A Coreia do Sul encontra-se assim numa posição desconfortável, acolhendo favoravelmente qualquer redução das tensões na península, mas mantendo reservas sobre um eventual enfraquecimento da cooperação militar com Washington.
O receio em Seul é que uma diplomacia excessivamente centrada na relação entre Trump e Kim possa relegar para segundo plano as preocupações de segurança do aliado sul-coreano.

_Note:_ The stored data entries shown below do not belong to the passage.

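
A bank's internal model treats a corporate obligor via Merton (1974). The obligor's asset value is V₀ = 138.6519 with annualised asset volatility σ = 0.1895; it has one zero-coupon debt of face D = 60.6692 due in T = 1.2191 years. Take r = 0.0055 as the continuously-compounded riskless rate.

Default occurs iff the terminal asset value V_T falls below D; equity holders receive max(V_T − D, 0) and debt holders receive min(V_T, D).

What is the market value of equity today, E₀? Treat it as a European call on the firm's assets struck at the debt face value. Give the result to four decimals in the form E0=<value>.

d₁ = [ln(V₀/D) + (r + σ²/2)T] / (σ√T)
   = [ln(138.6519/60.6692) + (0.0055 + 0.5·0.1895²)·1.2191] / (0.1895·√1.2191)
   = [0.826530 + 0.028594] / 0.209232 = 4.086961
d₂ = d₁ − σ√T = 4.086961 − 0.209232 = 3.877728
N(d₁) = 0.999978,  N(d₂) = 0.999947,  e^(−rT) = 0.993317
E₀ = V₀·N(d₁) − D·e^(−rT)·N(d₂)
   = 138.6519·0.999978 − 60.6692·0.993317·0.999947 = 78.388276

E0=78.3883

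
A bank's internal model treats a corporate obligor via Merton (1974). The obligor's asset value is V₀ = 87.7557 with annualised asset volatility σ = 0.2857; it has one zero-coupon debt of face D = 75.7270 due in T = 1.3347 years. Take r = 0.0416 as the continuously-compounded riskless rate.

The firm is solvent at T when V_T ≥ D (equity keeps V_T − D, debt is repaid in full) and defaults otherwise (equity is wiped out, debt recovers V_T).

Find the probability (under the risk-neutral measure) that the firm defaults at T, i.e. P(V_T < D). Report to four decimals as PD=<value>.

d₁ = [ln(V₀/D) + (r + σ²/2)T] / (σ√T)
   = [ln(87.7557/75.7270) + (0.0416 + 0.5·0.2857²)·1.3347] / (0.2857·√1.3347)
   = [0.147422 + 0.109996] / 0.330067 = 0.779895
d₂ = d₁ − σ√T = 0.779895 − 0.330067 = 0.449828
risk-neutral PD = N(−d₂) = N(-0.449828) = 0.326417

PD=0.3264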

“Esperamos que esta decisão do presidente Trump conduza ao estabelecimento de um regime de paz estável na Península Coreana, através da construção de confiança e da retoma do diálogo entre a Coreia do Norte e os EUA“, disse o presidente sul-coreano, Lee Jae Myung.
O mesmo responsável tem defendido a necessidade de Seul reforçar as suas capacidades de defesa e ganhar maior autonomia estratégica (numa altura que os EUA pressionam os aliados a assumirem maiores responsabilidades na sua própria defesa).
Novo contexto internacional
Mas o maior obstáculo à estratégia de Trump poderá ser a transformação radical do contexto internacional desde o fracasso da cimeira de Hanói, em 2019. Nessa altura, a Coreia do Norte continuava sujeita a um isolamento significativo e procurava formas de aliviar a pressão económica das sanções. Hoje, a situação é diferente.
A guerra na Ucrânia aproximou Pyongyang e Moscovo de uma forma sem precedentes desde o fim da Guerra Fria.
As tropas norte-coreanas combatem ao lado das forças russas e a Coreia do Norte forneceu armamento, munições e mísseis utilizados pela Rússia na guerra contra a Ucrânia.
Ainda na sexta-feira (21 de agosto), Kiev denunciou a entrega de Pyongyang a Moscovo de novos mísseis balísticos, além do envio de mais pessoal militar para apoiar o esforço de guerra russo.
Em paralelo, a cooperação económica e política entre os dois países aprofundou-se, reduzindo a dependência norte-coreana de qualquer eventual abertura aos EUA.
E isso leva os especialistas a duvidar da viabilidade de uma nova ronda diplomática nos moldes imaginados por Trump, já que muitos dos incentivos que levaram Kim às cimeiras de 2018 e 2019 desapareceram. Com o apoio da Rússia e relações estáveis com a China, o líder norte-coreano dispõe hoje de alternativas que não tinha há poucos anos.
Neste sentido, Trump parece estar a tentar recuperar um modelo diplomático concebido antes da invasão russa da Ucrânia, enquanto Kim opera num ambiente geopolítico profundamente alterado pelo seu alinhamento estratégico com Moscovo.
Uma eventual reaproximação pode abrir canais de diálogo e reduzir o risco de escalada na Península Coreana, onde esta semana a Coreia do Norte voltou a demonstrar a sua capacidade militar com o lançamento de mais de uma dezena de mísseis balísticos de curto alcance, numa altura em que decorria o exercício militar conjunto entre os EUA e a Coreia do Sul.
Mas também levanta questões para Seul, que teme ver os seus interesses subordinados a uma negociação bilateral em que não está envolvida, e para Kiev, que acompanha com atenção qualquer iniciativa envolvendo um dos mais importantes parceiros militares do Kremlin.